Le médecin de Callac, chef-lieu de canton rural de 2.400 habitants, se moque bien de déranger. Il fait mine d'ignorer que certains confrères, agacés de le voir exercer à 91 ans - un record en France -, le surnomment « Géronte ». Il laisse dire sa fille, qui le supplie de s'arrêter. Depuis l'enfance, tête bien faite et poings susceptibles, il n'écoute personne. Son père, commerçant plombé par la crise des années 1930, n'a pas le sou pour lui payer une barque ? Il vogue sur l'Hyères, qui coule en bas de chez lui, à bord d'un couvercle de malle. Un prof de la fac de médecine de Rennes le contrarie ? Lui, castagne le ponte, quitte à être renvoyé quelques mois pour indiscipline. Aujourd'hui encore, quand des automobilistes anglais en goguette s'agacent de ses coups de Klaxon impatients, le vieil homme distribue des bras d'honneur. Docteur François et Mister Le Men. Le praticien empathique et l'homme ombrageux. La retraite ? « Pour quoi faire? Ma mémoire est intacte. Je suis en pleine forme. Les gens ont besoin de moi, »

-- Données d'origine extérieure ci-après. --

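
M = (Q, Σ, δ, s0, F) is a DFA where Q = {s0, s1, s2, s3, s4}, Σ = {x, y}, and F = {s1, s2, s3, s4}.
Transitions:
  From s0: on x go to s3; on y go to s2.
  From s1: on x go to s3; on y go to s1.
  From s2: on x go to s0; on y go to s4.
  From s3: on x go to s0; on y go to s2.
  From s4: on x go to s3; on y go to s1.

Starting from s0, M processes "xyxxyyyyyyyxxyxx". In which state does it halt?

s3

s0 --x--> s3
s3 --y--> s2
s2 --x--> s0
s0 --x--> s3
s3 --y--> s2
s2 --y--> s4
s4 --y--> s1
s1 --y--> s1
s1 --y--> s1
s1 --y--> s1
s1 --y--> s1
s1 --x--> s3
s3 --x--> s0
s0 --y--> s2
s2 --x--> s0
s0 --x--> s3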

« On n'en fait plus d'aussi dévoués que lui »

Chaque après-midi, parfois jusqu'à 20 heures, le vieux docteur au teint de camélia avale des kilomètres de départementale, à travers le bocage, pour rendre visite à ses patients. Âgés pour la plupart, souvent diabétiques, parfois atteints de la maladie d'Alzheimer. «II y a trois autres généralistes à Callac mais je suis le seul à me déplacer. Le soir, le week-end et même la nuit ! Les jeunes médecins ne veulent plus faire les urgences. C'est pour cela que l'hôpital explose ! » «II pratique la médecine à l'ancienne. On n'en fait plus d'aussi dévoués que lui », abonde Carole Le Jeune, la maire de Callac, qui cherche en vain à remplacer deux médecins récemment partis à la retraite. « Aucun ne veut s'installer à la campagne », se désespère cette élue communiste d'un (relatif) désert médical. L'un des généralistes du bourg confirme : « Les jeunes femmes médecins, majoritaires, rêvent de salariat et d'un congé maternité digne de ce nom, impossible en exercice libéral. Elles préfèrent un poste à l'hôpital de Guingamp ou de Saint-Brieuc. »

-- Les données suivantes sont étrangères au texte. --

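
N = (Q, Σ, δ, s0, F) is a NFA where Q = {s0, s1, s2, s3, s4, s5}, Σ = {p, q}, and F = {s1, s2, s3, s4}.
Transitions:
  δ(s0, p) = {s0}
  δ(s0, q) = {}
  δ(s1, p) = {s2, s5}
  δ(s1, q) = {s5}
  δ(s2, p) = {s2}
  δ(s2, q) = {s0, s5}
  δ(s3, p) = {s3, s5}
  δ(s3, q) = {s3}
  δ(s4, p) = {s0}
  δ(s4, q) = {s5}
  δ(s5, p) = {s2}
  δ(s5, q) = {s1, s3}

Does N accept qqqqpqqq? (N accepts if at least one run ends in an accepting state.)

rejected

Start: {s0}
read q: {}
The reachable set is empty and stays empty for the remaining 7 symbols.
Reachable ∩ accepting = {} — empty.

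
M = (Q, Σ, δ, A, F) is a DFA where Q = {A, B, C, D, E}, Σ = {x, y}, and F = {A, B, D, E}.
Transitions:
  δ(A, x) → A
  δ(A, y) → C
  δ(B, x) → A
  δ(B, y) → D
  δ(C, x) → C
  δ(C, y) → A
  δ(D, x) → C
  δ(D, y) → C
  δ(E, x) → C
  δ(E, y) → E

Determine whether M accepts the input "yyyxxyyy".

A --y--> C
C --y--> A
A --y--> C
C --x--> C
C --x--> C
C --y--> A
A --y--> C
C --y--> A
End in state A, which is an accepting state.

accepted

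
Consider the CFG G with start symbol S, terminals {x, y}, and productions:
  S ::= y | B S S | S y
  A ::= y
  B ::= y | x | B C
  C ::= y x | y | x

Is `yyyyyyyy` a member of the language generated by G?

yes

S ⇒ BSS ⇒ ySS ⇒ yBSSS ⇒ yySSS ⇒ yyySS ⇒ yyySyS ⇒ yyyBSSyS ⇒ yyyySSyS ⇒ yyyyySyS ⇒ yyyyyyyS ⇒ yyyyyyyy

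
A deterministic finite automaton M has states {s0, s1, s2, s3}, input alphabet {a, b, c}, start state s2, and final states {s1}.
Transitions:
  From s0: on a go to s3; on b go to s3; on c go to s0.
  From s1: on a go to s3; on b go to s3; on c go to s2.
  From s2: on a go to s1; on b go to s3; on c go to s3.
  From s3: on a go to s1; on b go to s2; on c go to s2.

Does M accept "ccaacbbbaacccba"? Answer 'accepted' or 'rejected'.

s2 --c--> s3
s3 --c--> s2
s2 --a--> s1
s1 --a--> s3
s3 --c--> s2
s2 --b--> s3
s3 --b--> s2
s2 --b--> s3
s3 --a--> s1
s1 --a--> s3
s3 --c--> s2
s2 --c--> s3
s3 --c--> s2
s2 --b--> s3
s3 --a--> s1
End in state s1, which is an accepting state.

accepted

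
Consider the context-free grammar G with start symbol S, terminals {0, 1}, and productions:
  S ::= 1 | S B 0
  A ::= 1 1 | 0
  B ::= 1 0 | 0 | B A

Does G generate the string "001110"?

no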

Il suffit qu'Angélique voie poindre le capot de la 404 rouge grenat - modèle 1966, à injection directe - pour se sentir mieux. François Le Men, costume-cravate et casquette de toile, en descend d'un pas assuré. Il y a trois ans encore, il faisait du vélo. Pas 250 km à fond sur les pédales dans les monts d'Arrée, comme autrefois, mais de belles balades au milieu des genêts. « J'ai dû arrêter à cause de vertiges », grimace-t-il, seul indice avoué de fatigue. « Comment ça va, Angélique ? Cette glycémie, elle baisse ? Non? Si ce n'est pas mieux la prochaine fois, il faudra essayer un nouveau médicament !

Abus de prescriptions, fausses révolutions thérapeutiques, passage sous silence des effets secondaires par les visiteurs médicaux... Les polémiques actuelles sur la surconsommation de médicaments ont le don d'amuser le praticien nonagénaire. Lui ouvre grand son cabinet - l'ancien magasin d'engrais de ses parents - aux VRP de Big Pharma. « La principale avancée en soixante ans de médecine générale ? Les médicaments ! Les antibiotiques ont élargi l'arsenal thérapeutique des médecins et sauvé les patients. On a oublié que, avant les vaccins, les maladies infantiles emportaient les gamins ! Et les ulcères à l'estomac ? Plus besoin d'opération, des cachets suffisent !

Il faut juste prescrire à bon escient : ni trop ni trop peu. »


L'ulcère au premier coup d'œil

Le renouvellement de l'ordonnance mensuelle offre l'occasion de soutenir le moral, fragile, des personnes isolées. Il y a ce sexagénaire, fatigué par son diabète et quarante ans de maçonnerie. « Tu t'occupes comment? Ça te ferait du bien de sortir un peu », lui lance le docteur Le Men. Moue boudeuse du monsieur : « Si tu ne prends pas ta retraite, François, c'est peut-être que ton métier n'est pas aussi fatigant que le mien ! » Il y a cette dame déprimée à laquelle Le Men ne s'adresse qu'en breton: « Il aime son métier, il s'occupe bien de nous, il est gentil. » « Elle y tient, à son médecin bretonnant », confirme son fils. Ou cette autre patiente qui lâche en douce : « Comment je vais faire s'il meurt avant moi ? »

Hypermnésie et soucieux de prouver que ses compétences sont intactes, le docteur Le Men exil-fut-te avec -force détails ses plus beaux diagnostics : l'ulcère, premier coup d'œil, l'hépatite C décelée grâce à une banale toux avant prise de sang, la petite fille sur son lit de mort ressuscitée par une piqûre... Son dernier fait d'armes remonte à quelques jours : une pancréatite aiguë ayant échappé à la vigilance d'un confrère.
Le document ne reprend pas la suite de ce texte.